[AstroPy] Constructing Angle from a tuple specified as sign string plus numbers for degrees, arcmin, arcsec
Erik Bray
embray at stsci.edu
Tue Aug 11 10:30:39 EDT 2015
On 08/10/2015 11:13 PM, Eric Jensen wrote:
> "I don't think is unusual for CDS tables. I always thought it was because Fortran77 didn't know -00 is different than +00. “
>
> It’s not just Fortran - Python too! (And pretty much any other language you can name, unless you’re dealing with strings.)
>
> In [1]: +0 == -0
> Out[1]: True
This is the only logical possibility though. However, as I mentioned in the
last message it's important to note a difference between integers and floats in
this regard. For floats you still get:
In [17]: +0.0 == -0.0
Out[17]: True
However:
In [18]: +0.0 is -0.0
Out[18]: False
Unlike for integers where the aren't distinct representations for signed zero:
In [19]: +0 is -0
Out[19]: True
Although +0.0 == -0.0, signed float zeros still follow the usual arithmetic
rules for signed zero:
In [19]: +0 is -0
Out[19]: True
In [20]: -0.0 * 1
Out[20]: -0.0
In [21]: -0.0 * -1
Out[21]: 0.0
In [22]: np.sqrt(-0.0)
Out[22]: -0.0
and so on. One reasons it's good to get in the habit (and I admit I'm lazy
about this myself) of appending a decimal to almost all numeric literals in
scientific code so that it's stored as a float, and have the code convert to
integers where it's appropriate to use integers.
Erik
> On Aug 10, 2015, at 6:00 PM, Erik Bray <embray at stsci.edu> wrote:
>
>>>> You can instantiate an Angle array using a generator, so you could probably just
>>>> slurp in the data using a generator expression, allowing you to transform the
>>>> values one a time while creating the Angle rather than transforming the table
>>>> all at once first (please bear with the LISPiness of this example):
>>>>
>>>> dec = Angle(((int(row[0] + str(row[1])), row[2], row[3])

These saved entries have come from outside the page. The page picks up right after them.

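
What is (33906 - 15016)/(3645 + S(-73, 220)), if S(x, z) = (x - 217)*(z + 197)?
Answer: -3778/23457 ≈ -0.16106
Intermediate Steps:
S(x, z) = (-217 + x)*(197 + z)
(33906 - 15016)/(3645 + S(-73, 220)) = (33906 - 15016)/(3645 + (-42749 - 217*220 + 197*(-73) - 73*220)) = 18890/(3645 + (-42749 - 47740 - 14381 - 16060)) = 18890/(3645 - 120930) = 18890/(-117285) = 18890*(-1/117285) = -3778/23457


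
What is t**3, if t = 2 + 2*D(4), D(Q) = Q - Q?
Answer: 8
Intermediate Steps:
D(Q) = 0
t = 2 (t = 2 + 2*0 = 2 + 0 = 2)
t**3 = 2**3 = 8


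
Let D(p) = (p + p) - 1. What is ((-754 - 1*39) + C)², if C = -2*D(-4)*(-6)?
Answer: 811801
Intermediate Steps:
D(p) = -1 + 2*p (D(p) = 2*p - 1 = -1 + 2*p)
C = -108 (C = -2*(-1 + 2*(-4))*(-6) = -2*(-1 - 8)*(-6) = -2*(-9)*(-6) = 18*(-6) = -108)
((-754 - 1*39) + C)² = ((-754 - 1*39) - 108)² = ((-754 - 39) - 108)² = (-793 - 108)² = (-901)² = 811801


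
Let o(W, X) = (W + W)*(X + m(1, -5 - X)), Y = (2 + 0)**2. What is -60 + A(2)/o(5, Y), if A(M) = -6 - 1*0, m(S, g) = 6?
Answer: -3003/50 ≈ -60.060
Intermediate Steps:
Y = 4 (Y = 2**2 = 4)
o(W, X) = 2*W*(6 + X) (o(W, X) = (W + W)*(X + 6) = (2*W)*(6 + X) = 2*W*(6 + X))
A(M) = -6 (A(M) = -6 + 0 = -6)
-60 + A(2)/o(5, Y) = -60 - 6*1/(10*(6 + 4)) = -60 - 6/(2*5*10) = -60 - 6/100 = -60 - 6*1/100 = -60 - 3/50 = -3003/50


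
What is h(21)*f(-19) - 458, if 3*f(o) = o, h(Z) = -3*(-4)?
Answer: -534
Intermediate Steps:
h(Z) = 12
f(o) = o/3
h(21)*f(-19) - 458 = 12*((⅓)*(-19)) - 458 = 12*(-19/3) - 458 = -76 - 458 = -534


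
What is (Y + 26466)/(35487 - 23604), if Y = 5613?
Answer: 629/233 ≈ 2.6996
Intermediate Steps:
(Y + 26466)/(35487 - 23604) = (5613 + 26466)/(35487 - 23604) = 32079/11883 = 32079*(1/11883) = 629/233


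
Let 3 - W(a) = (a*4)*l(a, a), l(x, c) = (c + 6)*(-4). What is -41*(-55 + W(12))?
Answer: -139564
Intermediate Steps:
l(x, c) = -24 - 4*c (l(x, c) = (6 + c)*(-4) = -24 - 4*c)
W(a) = 3 - 4*a*(-24 - 4*a) (W(a) = 3 - a*4*(-24 - 4*a) = 3 - 4*a*(-24 - 4*a))
-41*(-55 + W(12)) = -41*(-55 + (3 + 16*12*(6 + 12))) = -41*(-55 + (3 + 16*12*18)) = -41*(-55 + (3 + 3456)) = -41*(-55 + 3459) = -41*3404 = -139564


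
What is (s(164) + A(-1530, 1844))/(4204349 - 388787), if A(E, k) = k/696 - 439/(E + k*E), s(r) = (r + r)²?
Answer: 4403664119653/156176008279650 ≈ 0.028197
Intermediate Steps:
s(r) = 4*r² (s(r) = (2*r)² = 4*r²)
A(E, k) = -439/(E + E*k) + k/696 (A(E, k) = k*(1/696) - 439/(E + E*k) = k/696 - 439/(E + E*k) = -439/(E + E*k) + k/696)
(s(164) + A(-1530, 1844))/(4204349 - 388787) = (4*164² + (1/696)*(-305544 - 1530*1844 - 1530*1844²)/(-1530*(1 + 1844)))/(4204349 - 388787) = (4*26896 + (1/696)*(-1/1530)*(-305544 - 2821320 - 1530*3400336)/1845)/3815562 = (107584 + (1/696)*(-1/1530)*(1/1845)*(-305544 - 2821320 - 5202514080))*(1/3815562) = (107584 + (1/696)*(-1/1530)*(1/1845)*(-5205640944))*(1/3815562) = (107584 + 108450853/40931325)*(1/3815562) = (4403664119653/40931325)*(1/3815562) = 4403664119653/156176008279650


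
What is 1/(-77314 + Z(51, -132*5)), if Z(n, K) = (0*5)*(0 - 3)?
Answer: -1/77314 ≈ -1.2934e-5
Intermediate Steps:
Z(n, K) = 0 (Z(n, K) = 0*(-3) = 0)
1/(-77314 + Z(51, -132*5)) = 1/(-77314 + 0) = 1/(-77314) = -1/77314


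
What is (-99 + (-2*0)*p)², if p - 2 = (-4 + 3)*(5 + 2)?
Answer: 9801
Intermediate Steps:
p = -5 (p = 2 + (-4 + 3)*(5 + 2) = 2 - 1*7 = 2 - 7 = -5)
(-99 + (-2*0)*p)² = (-99 - 2*0*(-5))² = (-99 + 0*(-5))² = (-99 + 0)² = (-99)² = 9801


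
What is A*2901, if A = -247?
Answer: -716547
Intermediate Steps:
A*2901 = -247*2901 = -716547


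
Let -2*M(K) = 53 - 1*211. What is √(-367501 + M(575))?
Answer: I*√367422 ≈ 606.15*I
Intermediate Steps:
M(K) = 79 (M(K) = -(53 - 1*211)/2 = -(53 - 211)/2 = -½*(-158) = 79)
√(-367501 + M(575)) = √(-367501 + 79) = √(-367422) = I*√367422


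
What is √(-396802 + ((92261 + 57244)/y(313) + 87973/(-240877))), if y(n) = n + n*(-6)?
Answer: 4*I*√141006182795250942533/75394501 ≈ 630.0*I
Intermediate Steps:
y(n) = -5*n (y(n) = n - 6*n = -5*n)
√(-396802 + ((92261 + 57244)/y(313) + 87973/(-240877))) = √(-396802 + ((92261 + 57244)/((-5*313)) + 87973/(-240877))) = √(-396802 + (149505/(-1565) + 87973*(-1/240877))) = √(-396802 + (149505*(-1/1565) - 87973/240877)) = √(-396802 + (-29901/313 - 87973/240877)) = √(-396802 - 7229998726/75394501) = √(-29923918784528/75394501) = 4*I*√141006182795250942533/75394501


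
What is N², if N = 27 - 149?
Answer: 14884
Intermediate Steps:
N = -122
N² = (-122)² = 14884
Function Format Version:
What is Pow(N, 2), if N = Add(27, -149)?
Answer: 14884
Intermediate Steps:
N = -122
Pow(N, 2) = Pow(-122, 2) = 14884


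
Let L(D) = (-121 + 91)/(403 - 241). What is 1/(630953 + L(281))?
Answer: 27/17035726 ≈ 1.5849e-6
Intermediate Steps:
L(D) = -5/27 (L(D) = -30/162 = -30*1/162 = -5/27)
1/(630953 + L(281)) = 1/(630953 - 5/27) = 1/(17035726/27) = 27/17035726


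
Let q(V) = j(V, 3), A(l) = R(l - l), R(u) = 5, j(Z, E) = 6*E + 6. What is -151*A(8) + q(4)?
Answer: -731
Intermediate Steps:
j(Z, E) = 6 + 6*E
A(l) = 5
q(V) = 24 (q(V) = 6 + 6*3 = 6 + 18 = 24)
-151*A(8) + q(4) = -151*5 + 24 = -755 + 24 = -731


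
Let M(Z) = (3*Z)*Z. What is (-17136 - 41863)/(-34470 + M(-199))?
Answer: -58999/84333 ≈ -0.69960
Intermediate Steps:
M(Z) = 3*Z²
(-17136 - 41863)/(-34470 + M(-199)) = (-17136 - 41863)/(-34470 + 3*(-199)²) = -58999/(-34470 + 3*39601) = -58999/(-34470 + 118803) = -58999/84333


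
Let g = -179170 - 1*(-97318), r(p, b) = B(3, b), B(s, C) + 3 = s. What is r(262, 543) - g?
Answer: 81852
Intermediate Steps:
B(s, C) = -3 + s
r(p, b) = 0 (r(p, b) = -3 + 3 = 0)
g = -81852 (g = -179170 + 97318 = -81852)
r(262, 543) - g = 0 - 1*(-81852) = 0 + 81852 = 81852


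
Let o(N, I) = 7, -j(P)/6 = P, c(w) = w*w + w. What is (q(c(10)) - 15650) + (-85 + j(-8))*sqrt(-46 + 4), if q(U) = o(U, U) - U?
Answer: -15753 - 37*I*sqrt(42) ≈ -15753.0 - 239.79*I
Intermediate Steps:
c(w) = w + w**2 (c(w) = w**2 + w = w + w**2)
j(P) = -6*P
q(U) = 7 - U
(q(c(10)) - 15650) + (-85 + j(-8))*sqrt(-46 + 4) = ((7 - 10*(1 + 10)) - 15650) + (-85 - 6*(-8))*sqrt(-46 + 4) = ((7 - 10*11) - 15650) + (-85 + 48)*sqrt(-42) = ((7 - 1*110) - 15650) - 37*I*sqrt(42) = ((7 - 110) - 15650) - 37*I*sqrt(42) = (-103 - 15650) - 37*I*sqrt(42) = -15753 - 37*I*sqrt(42)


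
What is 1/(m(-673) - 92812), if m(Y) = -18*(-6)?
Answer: -1/92704 ≈ -1.0787e-5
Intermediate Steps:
m(Y) = 108
1/(m(-673) - 92812) = 1/(108 - 92812) = 1/(-92704) = -1/92704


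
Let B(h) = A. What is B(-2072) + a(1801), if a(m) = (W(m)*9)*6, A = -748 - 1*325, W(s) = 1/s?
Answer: -1932419/1801 ≈ -1073.0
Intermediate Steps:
A = -1073 (A = -748 - 325 = -1073)
a(m) = 54/m (a(m) = (9/m)*6 = 54/m)
B(h) = -1073
B(-2072) + a(1801) = -1073 + 54/1801 = -1932419/1801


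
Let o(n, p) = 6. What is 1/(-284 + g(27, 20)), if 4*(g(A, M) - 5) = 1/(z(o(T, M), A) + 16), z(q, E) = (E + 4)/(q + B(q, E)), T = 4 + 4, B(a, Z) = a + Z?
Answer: -2620/730941 ≈ -0.0035844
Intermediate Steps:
B(a, Z) = Z + a
T = 8
z(q, E) = (4 + E)/(E + 2*q) (z(q, E) = (E + 4)/(q + (E + q)) = (4 + E)/(E + 2*q))
g(A, M) = 5 + 1/(4*(16 + (4 + A)/(12 + A))) (g(A, M) = 5 + 1/(4*((4 + A)/(A + 2*6) + 16)) = 5 + 1/(4*((4 + A)/(A + 12) + 16)) = 5 + 1/(4*((4 + A)/(12 + A) + 16)) = 5 + 1/(4*(16 + (4 + A)/(12 + A))))
1/(-284 + g(27, 20)) = 1/(-284 + (3932 + 341*27)/(4*(196 + 17*27))) = 1/(-284 + (3932 + 9207)/(4*(196 + 459))) = 1/(-284 + (¼)*13139/655) = 1/(-284 + (¼)*(1/655)*13139) = 1/(-284 + 13139/2620) = 1/(-730941/2620) = -2620/730941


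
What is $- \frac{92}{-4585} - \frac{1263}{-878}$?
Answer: $\frac{5871631}{4025630} \approx 1.4586$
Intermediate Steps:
$- \frac{92}{-4585} - \frac{1263}{-878} = \left(-92\right) \left(- \frac{1}{4585}\right) - - \frac{1263}{878} = \frac{92}{4585} + \frac{1263}{878} = \frac{5871631}{4025630}$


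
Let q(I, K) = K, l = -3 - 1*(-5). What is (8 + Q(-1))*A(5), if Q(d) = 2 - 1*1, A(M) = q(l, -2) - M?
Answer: -63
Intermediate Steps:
l = 2 (l = -3 + 5 = 2)
A(M) = -2 - M
Q(d) = 1 (Q(d) = 2 - 1 = 1)
(8 + Q(-1))*A(5) = (8 + 1)*(-2 - 1*5) = 9*(-2 - 5) = 9*(-7) = -63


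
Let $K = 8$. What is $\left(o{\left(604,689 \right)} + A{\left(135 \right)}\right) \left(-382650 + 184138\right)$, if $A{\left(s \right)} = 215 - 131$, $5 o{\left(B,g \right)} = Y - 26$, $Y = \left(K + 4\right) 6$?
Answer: $- \frac{92506592}{5} \approx -1.8501 \cdot 10^{7}$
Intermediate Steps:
$Y = 72$ ($Y = \left(8 + 4\right) 6 = 12 \cdot 6 = 72$)
$o{\left(B,g \right)} = \frac{46}{5}$ ($o{\left(B,g \right)} = \frac{72 - 26}{5} = \frac{1}{5} \cdot 46 = \frac{46}{5}$)
$A{\left(s \right)} = 84$ ($A{\left(s \right)} = 215 - 131 = 84$)
$\left(o{\left(604,689 \right)} + A{\left(135 \right)}\right) \left(-382650 + 184138\right) = \left(\frac{46}{5} + 84\right) \left(-382650 + 184138\right) = \frac{466}{5} \left(-198512\right) = - \frac{92506592}{5}$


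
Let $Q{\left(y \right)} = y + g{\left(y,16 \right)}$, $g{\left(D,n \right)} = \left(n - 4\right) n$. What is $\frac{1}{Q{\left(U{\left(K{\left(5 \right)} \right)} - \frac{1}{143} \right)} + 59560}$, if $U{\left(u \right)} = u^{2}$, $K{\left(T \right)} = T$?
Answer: $\frac{143}{8548110} \approx 1.6729 \cdot 10^{-5}$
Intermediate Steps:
$g{\left(D,n \right)} = n \left(-4 + n\right)$ ($g{\left(D,n \right)} = \left(-4 + n\right) n = n \left(-4 + n\right)$)
$Q{\left(y \right)} = 192 + y$ ($Q{\left(y \right)} = y + 16 \left(-4 + 16\right) = y + 16 \cdot 12 = y + 192 = 192 + y$)
$\frac{1}{Q{\left(U{\left(K{\left(5 \right)} \right)} - \frac{1}{143} \right)} + 59560} = \frac{1}{\left(192 + \left(5^{2} - \frac{1}{143}\right)\right) + 59560} = \frac{1}{\left(192 + \left(25 - \frac{1}{143}\right)\right) + 59560} = \frac{1}{\left(192 + \frac{3574}{143}\right) + 59560} = \frac{1}{\frac{31030}{143} + 59560} = \frac{1}{\frac{8548110}{143}} = \frac{143}{8548110}$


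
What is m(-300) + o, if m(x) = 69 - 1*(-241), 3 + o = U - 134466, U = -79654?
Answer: -213813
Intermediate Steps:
o = -214123 (o = -3 + (-79654 - 134466) = -3 - 214120 = -214123)
m(x) = 310 (m(x) = 69 + 241 = 310)
m(-300) + o = 310 - 214123 = -213813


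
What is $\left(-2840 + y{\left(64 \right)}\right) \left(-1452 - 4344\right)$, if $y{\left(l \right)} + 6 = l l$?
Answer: $-7245000$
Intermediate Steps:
$y{\left(l \right)} = -6 + l^{2}$ ($y{\left(l \right)} = -6 + l l = -6 + l^{2}$)
$\left(-2840 + y{\left(64 \right)}\right) \left(-1452 - 4344\right) = \left(-2840 - \left(6 - 64^{2}\right)\right) \left(-1452 - 4344\right) = \left(-2840 + \left(-6 + 4096\right)\right) \left(-5796\right) = \left(-2840 + 4090\right) \left(-5796\right) = 1250 \left(-5796\right) = -7245000$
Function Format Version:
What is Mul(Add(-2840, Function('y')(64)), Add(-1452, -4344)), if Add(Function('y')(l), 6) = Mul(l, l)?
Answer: -7245000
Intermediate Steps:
Function('y')(l) = Add(-6, Pow(l, 2)) (Function('y')(l) = Add(-6, Mul(l, l)) = Add(-6, Pow(l, 2)))
Mul(Add(-2840, Function('y')(64)), Add(-1452, -4344)) = Mul(Add(-2840, Add(-6, Pow(64, 2))), Add(-1452, -4344)) = Mul(Add(-2840, Add(-6, 4096)), -5796) = Mul(Add(-2840, 4090), -5796) = Mul(1250, -5796) = -7245000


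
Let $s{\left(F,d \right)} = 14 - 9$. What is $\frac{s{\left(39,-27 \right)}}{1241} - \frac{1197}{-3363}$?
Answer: $\frac{26356}{73219} \approx 0.35996$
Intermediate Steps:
$s{\left(F,d \right)} = 5$
$\frac{s{\left(39,-27 \right)}}{1241} - \frac{1197}{-3363} = \frac{5}{1241} - \frac{1197}{-3363} = 5 \cdot \frac{1}{1241} - - \frac{21}{59} = \frac{5}{1241} + \frac{21}{59} = \frac{26356}{73219}$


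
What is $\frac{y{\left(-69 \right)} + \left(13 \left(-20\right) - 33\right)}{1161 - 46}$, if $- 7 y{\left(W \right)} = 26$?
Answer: $- \frac{2077}{7805} \approx -0.26611$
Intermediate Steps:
$y{\left(W \right)} = - \frac{26}{7}$ ($y{\left(W \right)} = \left(- \frac{1}{7}\right) 26 = - \frac{26}{7}$)
$\frac{y{\left(-69 \right)} + \left(13 \left(-20\right) - 33\right)}{1161 - 46} = \frac{- \frac{26}{7} + \left(13 \left(-20\right) - 33\right)}{1161 - 46} = \frac{- \frac{26}{7} - 293}{1115} = \left(- \frac{26}{7} - 293\right) \frac{1}{1115} = \left(- \frac{2077}{7}\right) \frac{1}{1115} = - \frac{2077}{7805}$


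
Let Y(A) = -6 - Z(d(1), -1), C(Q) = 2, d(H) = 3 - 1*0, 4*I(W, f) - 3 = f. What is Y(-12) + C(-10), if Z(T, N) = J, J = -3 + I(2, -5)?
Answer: -½ ≈ -0.50000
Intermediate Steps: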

>>>> for row in table['DE-', 'DEd', 'DEm', 'DEs'))
>>>>
>>>>
>>>> # (Note: originally I used row[2:] above, but there seems to be an unrelated bug
>>>> involved in taking slices of rows...I'll report on that.)
>>>
>>> In case you want to do this without loops, np.char.add can be used to
>>> concatenate string arrays element-wise. So for instance you could
>>> concatenate the sign column and the degree column of the declination with
>>>
>>> np.add(t['DE-'], t['DEd'])
>>>
>>> then you would end up with three arrays instead of four.
>>
>> This doesn't work because t['DE-'] is a string column, and t['DEd'] is a
>> (masked) integer column.
>>
>> In any case, doing a row-wise transformation allows doing this with one fewer loop.